Repairing Faults or Defects

You can configure Oracle Auto Service Request (ASR) to automatically request Oracle service when specific hardware problems occur. See http://www.oracle.com/asr for more information about ASR.

When a component in your system has faulted, the Fault Manager can repair the component implicitly or you can repair the component explicitly.

Implicit repair

An implicit repair can occur when the faulty component is replaced or removed if the component has serial number information that the Fault Manager daemon (fmd) can track. On many SPARC based systems, serial number information is included in the FMRIs so that fmd can determine when components have been removed from operation, either through replacement or through other means such as blacklisting. When fmd determines that a component has been removed from operation, the Fault Manager no longer displays that component in fmadm faulty output. The component is maintained in the Fault Manager internal resource cache until the fault event is 30 days old.

When fmd detects faulty CPU or memory resources, those resources are placed on a blacklist. A faulty resource that is on the blacklist cannot be reassigned until fmd marks the resource as being repaired.

Explicit repair

Sometimes no FRU serial number information is available even though the FMRI includes a chassis identifier. In this case, fmd cannot detect an FRU replacement, and you must perform an explicit repair by using the fmadm command with the replaced, repaired, or acquit subcommand as shown in the following sections. You should perform explicit repairs only at the direction of a specific documented repair procedure.

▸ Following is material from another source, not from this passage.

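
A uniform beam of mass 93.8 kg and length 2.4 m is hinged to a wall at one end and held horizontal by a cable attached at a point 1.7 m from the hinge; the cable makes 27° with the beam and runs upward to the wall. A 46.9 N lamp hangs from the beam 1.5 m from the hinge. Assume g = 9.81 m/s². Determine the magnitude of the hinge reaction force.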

These fmadm commands take the following operands:

  • The UUID, also shown as the EVENT-ID in Fault Manager output, identifies the fault event. The UUID can only be used with the fmadm acquit command. You can specify that the entire event can be safely ignored, or you can specify that a particular resource is not a suspect in this event.

  • The FMRI and the label identify the suspect faulted resource. Examples of the FMRI and label of a resource are shown in Example 2–1. Typically, the label is easier to use than the FMRI.

A case is considered repaired when the fault event UUID is acquitted or when all suspect resources have been repaired, replaced, removed, or acquitted. A case that is repaired moves into the FMD_CASE_REPAIRED state, and the Fault Manager generates a list.repaired event.